HISTORY IS COOL: 90 years ago
March 21, 1930
Record walk around Mirror Lake
All the records of the winter sports season just closed at Lake Placid, it seems, were not established on Mirror rink or Intervales ski jump.
Frank Frisch, prominent member of the local winter colony and captain of the St. Louis Cardinals, and postmaster Sol Feinberg set what they claim is a record for the walk around Mirror Lake in winter, when they hiked the distance, which is a shade less than 3 miles, on one of the coldest days of the year in 31 minutes flat.
Frisch and Feinberg, according to their statement, walked the distance in the time given and did not run a foot of the way.
Mr. Frisch, of course, is a trained athlete, and Mr.
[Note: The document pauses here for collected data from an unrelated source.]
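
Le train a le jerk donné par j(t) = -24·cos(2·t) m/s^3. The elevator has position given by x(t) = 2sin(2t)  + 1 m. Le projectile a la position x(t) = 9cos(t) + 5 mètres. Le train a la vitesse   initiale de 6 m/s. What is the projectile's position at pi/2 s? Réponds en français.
De l'équation de la position x(t) = 9·cos(t) + 5, nous substituons t = pi/2 pour obtenir x = 5.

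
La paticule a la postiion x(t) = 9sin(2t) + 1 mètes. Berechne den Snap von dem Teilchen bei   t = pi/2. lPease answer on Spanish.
Para resolver esto, necesitamos tomar 4 derivadas de nuestra ecuación de la posición x(t) = 9·sin(2·t) + 1. La derivada de la posición da la velocidad: v(t) = 18·cos(2·t). Derivando la velocidad, obtenemos la aceleración: a(t) = -36·sin(2·t). La derivada de la aceleración da la sacudida: j(t) = -72·cos(2·t). La derivada de la sacudida da el snap: s(t) = 144·sin(2·t). De la ecuación del snap s(t) = 144·sin(2·t), sustituimos t = pi/2 para obtener s = 0.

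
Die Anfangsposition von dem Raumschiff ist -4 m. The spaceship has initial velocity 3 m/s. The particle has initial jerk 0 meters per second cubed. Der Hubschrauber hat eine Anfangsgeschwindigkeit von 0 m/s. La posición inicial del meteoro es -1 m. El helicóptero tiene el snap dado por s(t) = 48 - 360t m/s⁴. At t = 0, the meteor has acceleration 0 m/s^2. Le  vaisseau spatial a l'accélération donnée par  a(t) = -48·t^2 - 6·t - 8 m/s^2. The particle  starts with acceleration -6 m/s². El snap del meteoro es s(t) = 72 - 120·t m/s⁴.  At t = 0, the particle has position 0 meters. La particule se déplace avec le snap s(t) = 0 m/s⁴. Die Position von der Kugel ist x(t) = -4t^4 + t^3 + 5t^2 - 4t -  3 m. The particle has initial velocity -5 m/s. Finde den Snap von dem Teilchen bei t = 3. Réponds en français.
En utilisant s(t) = 0 et en substituant t = 3, nous trouvons s = 0.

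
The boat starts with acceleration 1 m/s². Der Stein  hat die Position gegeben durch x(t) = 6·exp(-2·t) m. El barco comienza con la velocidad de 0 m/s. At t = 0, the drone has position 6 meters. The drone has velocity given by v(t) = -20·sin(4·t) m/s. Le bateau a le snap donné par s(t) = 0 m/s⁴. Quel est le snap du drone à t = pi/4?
Pour résoudre ceci, nous devons prendre 3 dérivées de notre équation de la vitesse v(t) = -20·sin(4·t). La dérivée de la vitesse donne l'accélération: a(t) = -80·cos(4·t). En dérivant l'accélération, nous obtenons le jerk: j(t) = 320·sin(4·t). En dérivant le jerk, nous obtenons le snap: s(t) = 1280·cos(4·t). Nous avons le snap s(t) = 1280·cos(4·t). En substituant t = pi/4: s(pi/4) = -1280.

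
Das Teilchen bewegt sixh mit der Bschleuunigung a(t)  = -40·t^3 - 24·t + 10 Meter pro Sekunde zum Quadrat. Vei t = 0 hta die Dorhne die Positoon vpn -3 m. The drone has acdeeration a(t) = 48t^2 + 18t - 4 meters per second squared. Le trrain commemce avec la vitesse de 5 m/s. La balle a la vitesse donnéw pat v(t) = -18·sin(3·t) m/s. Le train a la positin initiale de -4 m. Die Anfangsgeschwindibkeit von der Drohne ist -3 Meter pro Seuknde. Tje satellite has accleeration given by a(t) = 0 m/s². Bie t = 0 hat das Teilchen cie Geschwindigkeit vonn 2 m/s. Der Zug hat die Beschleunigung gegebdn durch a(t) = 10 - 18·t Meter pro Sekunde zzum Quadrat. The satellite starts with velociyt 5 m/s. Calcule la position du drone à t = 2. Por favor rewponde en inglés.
Starting from acceleration a(t) = 48·t^2 + 18·t - 4, we take 2 antiderivatives. The integral of acceleration is velocity. Using v(0) = -3, we get v(t) = 16·t^3 + 9·t^2 - 4·t - 3. Finding the antiderivative of v(t) and using x(0) = -3: x(t) = 4·t^4 + 3·t^3 - 2·t^2 - 3·t - 3. Using x(t) = 4·t^4 + 3·t^3 - 2·t^2 - 3·t - 3 and substituting t = 2, we find x = 71.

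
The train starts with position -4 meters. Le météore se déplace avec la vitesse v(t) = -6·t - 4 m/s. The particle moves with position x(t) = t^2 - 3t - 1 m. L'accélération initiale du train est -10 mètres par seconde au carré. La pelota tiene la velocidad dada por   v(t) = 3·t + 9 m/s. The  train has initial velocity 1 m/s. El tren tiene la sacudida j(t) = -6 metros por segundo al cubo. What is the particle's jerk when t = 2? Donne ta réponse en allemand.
Ausgehend von der Position x(t) = t^2 - 3·t - 1, nehmen wir 3 Ableitungen. Die Ableitung von der Position ergibt die Geschwindigkeit: v(t) = 2·t - 3. Mit d/dt von v(t) finden wir a(t) = 2. Mit d/dt von a(t) finden wir j(t) = 0. Mit j(t) = 0 und Einsetzen von t = 2, finden wir j = 0.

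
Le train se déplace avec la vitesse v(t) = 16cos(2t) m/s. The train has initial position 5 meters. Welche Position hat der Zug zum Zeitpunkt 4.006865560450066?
Wir müssen unsere Gleichung für die Geschwindigkeit v(t) = 16·cos(2·t) 1-mal integrieren. Das Integral von der Geschwindigkeit, mit x(0) = 5, ergibt die Position: x(t) = 8·sin(2·t) + 5. Aus der Gleichung für die Position x(t) = 8·sin(2·t) + 5, setzen wir t = 4.006865560450066 ein und erhalten x = 12.8981373095307.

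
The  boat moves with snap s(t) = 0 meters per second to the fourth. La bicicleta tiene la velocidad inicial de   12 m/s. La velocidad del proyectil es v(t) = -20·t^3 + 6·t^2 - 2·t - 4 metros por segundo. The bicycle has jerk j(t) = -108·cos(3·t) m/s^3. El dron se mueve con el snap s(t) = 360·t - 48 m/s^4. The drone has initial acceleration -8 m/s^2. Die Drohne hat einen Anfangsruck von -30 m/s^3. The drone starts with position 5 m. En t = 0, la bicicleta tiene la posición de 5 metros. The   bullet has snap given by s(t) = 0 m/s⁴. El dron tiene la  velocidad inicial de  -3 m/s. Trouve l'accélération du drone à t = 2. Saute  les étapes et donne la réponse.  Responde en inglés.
At t = 2, a = 316.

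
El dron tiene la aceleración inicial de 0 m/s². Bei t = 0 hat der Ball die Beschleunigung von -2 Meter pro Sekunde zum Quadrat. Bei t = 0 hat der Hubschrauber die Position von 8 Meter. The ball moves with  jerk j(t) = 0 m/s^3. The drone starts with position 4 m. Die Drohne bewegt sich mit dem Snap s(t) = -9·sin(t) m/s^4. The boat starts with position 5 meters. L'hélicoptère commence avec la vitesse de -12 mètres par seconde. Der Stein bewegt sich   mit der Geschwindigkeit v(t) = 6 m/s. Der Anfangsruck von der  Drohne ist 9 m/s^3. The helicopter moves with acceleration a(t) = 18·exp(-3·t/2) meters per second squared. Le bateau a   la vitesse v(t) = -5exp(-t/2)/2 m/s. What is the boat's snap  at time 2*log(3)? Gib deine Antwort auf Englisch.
Starting from velocity v(t) = -5·exp(-t/2)/2, we take 3 derivatives. Taking d/dt of v(t), we find a(t) = 5·exp(-t/2)/4. Taking d/dt of a(t), we find j(t) = -5·exp(-t/2)/8. The derivative of jerk gives snap: s(t) = 5·exp(-t/2)/16. From the given snap equation s(t) = 5·exp(-t/2)/16, we substitute t = 2*log(3) to get s = 5/48.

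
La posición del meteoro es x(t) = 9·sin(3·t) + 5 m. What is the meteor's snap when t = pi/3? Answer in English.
We must differentiate our position equation x(t) = 9·sin(3·t) + 5 4 times. The derivative of position gives velocity: v(t) = 27·cos(3·t). Differentiating velocity, we get acceleration: a(t) = -81·sin(3·t). Taking d/dt of a(t), we find j(t) = -243·cos(3·t). Differentiating jerk, we get snap: s(t) = 729·sin(3·t). From the given snap equation s(t) = 729·sin(3·t), we substitute t = pi/3 to get s = 0.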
Feinberg has been receiving the congratulations of his many friends on maintaining this grueling pace and helping the famous baseball player to set the Mirror Lake record.
Lumbering operations in this section of the Adirondacks have been practically completed for the current season.
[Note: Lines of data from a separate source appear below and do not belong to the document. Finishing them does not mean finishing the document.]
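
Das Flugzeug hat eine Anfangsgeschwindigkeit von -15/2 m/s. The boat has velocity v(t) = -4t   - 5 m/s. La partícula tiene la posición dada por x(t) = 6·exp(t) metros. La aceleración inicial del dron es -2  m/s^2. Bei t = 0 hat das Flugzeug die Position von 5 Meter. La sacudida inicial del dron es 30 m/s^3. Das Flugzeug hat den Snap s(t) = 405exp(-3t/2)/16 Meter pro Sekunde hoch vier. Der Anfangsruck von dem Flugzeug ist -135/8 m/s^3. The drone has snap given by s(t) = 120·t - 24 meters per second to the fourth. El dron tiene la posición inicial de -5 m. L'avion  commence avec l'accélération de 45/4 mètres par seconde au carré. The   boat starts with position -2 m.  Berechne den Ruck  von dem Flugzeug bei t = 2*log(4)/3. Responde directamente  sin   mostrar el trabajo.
Bei t = 2*log(4)/3, j = -135/32.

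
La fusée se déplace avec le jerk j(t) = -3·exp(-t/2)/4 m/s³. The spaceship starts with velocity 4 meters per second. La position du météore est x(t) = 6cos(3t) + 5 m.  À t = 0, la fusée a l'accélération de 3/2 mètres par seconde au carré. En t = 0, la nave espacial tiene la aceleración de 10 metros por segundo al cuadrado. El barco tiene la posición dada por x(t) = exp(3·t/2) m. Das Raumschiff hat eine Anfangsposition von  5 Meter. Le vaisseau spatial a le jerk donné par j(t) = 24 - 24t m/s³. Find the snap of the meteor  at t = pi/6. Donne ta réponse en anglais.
We must differentiate our position equation x(t) = 6·cos(3·t) + 5 4 times. Differentiating position, we get velocity: v(t) = -18·sin(3·t). The derivative of velocity gives acceleration: a(t) = -54·cos(3·t). Taking d/dt of a(t), we find j(t) = 162·sin(3·t). Taking d/dt of j(t), we find s(t) = 486·cos(3·t). From the given snap equation s(t) = 486·cos(3·t), we substitute t = pi/6 to get s = 0.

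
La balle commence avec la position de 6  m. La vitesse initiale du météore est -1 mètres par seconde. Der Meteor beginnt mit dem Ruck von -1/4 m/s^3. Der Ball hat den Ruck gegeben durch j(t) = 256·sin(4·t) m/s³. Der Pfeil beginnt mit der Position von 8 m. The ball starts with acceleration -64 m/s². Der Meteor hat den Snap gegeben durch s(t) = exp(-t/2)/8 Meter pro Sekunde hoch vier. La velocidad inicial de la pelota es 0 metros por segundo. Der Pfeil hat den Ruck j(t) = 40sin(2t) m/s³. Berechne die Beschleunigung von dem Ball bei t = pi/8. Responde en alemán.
Um dies zu lösen, müssen wir 1 Stammfunktion unserer Gleichung für den Ruck j(t) = 256·sin(4·t) finden. Das Integral von dem Ruck, mit a(0) = -64, ergibt die Beschleunigung: a(t) = -64·cos(4·t). Mit a(t) = -64·cos(4·t) und Einsetzen von t = pi/8, finden wir a = 0.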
In all, 63,000 cords of pulp wood have been hauled to the river in the Meacham Lake section. All the pulp jobs at McDonald, formerly the Rockefeller preserve, have been completed but one.
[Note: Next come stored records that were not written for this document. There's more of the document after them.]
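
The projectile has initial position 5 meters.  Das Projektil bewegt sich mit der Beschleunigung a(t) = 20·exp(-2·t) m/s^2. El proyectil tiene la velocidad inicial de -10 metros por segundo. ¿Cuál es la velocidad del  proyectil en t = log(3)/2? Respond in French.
Pour résoudre ceci, nous devons prendre 1 intégrale de notre équation de l'accélération a(t) = 20·exp(-2·t). L'intégrale de l'accélération, avec v(0) = -10, donne la vitesse: v(t) = -10·exp(-2·t). De l'équation de la vitesse v(t) = -10·exp(-2·t), nous substituons t = log(3)/2 pour obtenir v = -10/3.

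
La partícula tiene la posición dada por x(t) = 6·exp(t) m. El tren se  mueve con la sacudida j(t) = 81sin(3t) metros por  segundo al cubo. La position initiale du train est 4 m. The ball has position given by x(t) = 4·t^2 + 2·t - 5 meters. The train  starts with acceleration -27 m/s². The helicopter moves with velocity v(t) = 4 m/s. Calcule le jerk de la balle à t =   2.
Nous devons dériver notre équation de la position x(t) = 4·t^2 + 2·t - 5 3 fois. La dérivée de la position donne la vitesse: v(t) = 8·t + 2. La dérivée de la vitesse donne l'accélération: a(t) = 8. La dérivée de l'accélération donne le jerk: j(t) = 0. En utilisant j(t) = 0 et en substituant t = 2, nous trouvons j = 0.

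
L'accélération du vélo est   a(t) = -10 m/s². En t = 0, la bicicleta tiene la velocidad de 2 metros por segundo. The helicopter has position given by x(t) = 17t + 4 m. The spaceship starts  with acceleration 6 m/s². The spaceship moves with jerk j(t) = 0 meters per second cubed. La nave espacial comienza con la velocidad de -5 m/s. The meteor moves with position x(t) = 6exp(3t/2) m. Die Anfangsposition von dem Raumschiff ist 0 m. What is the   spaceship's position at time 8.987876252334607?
To find the answer, we compute 3 antiderivatives of j(t) = 0. Finding the antiderivative of j(t) and using a(0) = 6: a(t) = 6. Taking ∫a(t)dt and applying v(0) = -5, we find v(t) = 6·t - 5. Integrating velocity and using the initial condition x(0) = 0, we get x(t) = 3·t^2 - 5·t. From the given position equation x(t) = 3·t^2 - 5·t, we substitute t = 8.987876252334607 to get x = 197.406377320168.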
Tem million feet of hardwood have been cut at McDonald and Santa Clara for the Oval Wood Dish company of Tupper Lake, while a million and a half feet of hardwood are ready for Elliott & Son near Big Tupper Lake.
Confirming the recent ruling of the appellate division, third department, state of New York, the New York state court of appeals in a decision handed down Tuesday of this week ruled against the building of the bobrun for the Third Olympic Winter Games of 1932 at Lake Placid on state land.
This ruling immediately threw out of consideration for the building of the run two sites that had been seriously considered by the Third Olympic Winter Games committee, the site on the Sentinel range in the Wilmington Notch and the site on Scarface mountain, midway between Lake Placid and Saranac Lake.
Because of this ruling, the local Olympic committee will be forced to decide on a site for the run on privately owned land. While this leaves only the Mount Jo site, of all the previously considered ones. The committee realizes that because of the distance of Mount Jo from the village, about nine miles, some other location on private land might be preferable. Consequently, committee members are now at work studying other possible sites closer to the village.
Dr. Godfrey Dewey, executive vice president of the Lake Placid Club and president of the Third Olympic Winter Games committee, will represent Lake Placid a the Olympic congress to be held at Berlin May 25 to 30 and will transact such business as is necessary for the success of the games. He plans to sail about May 14.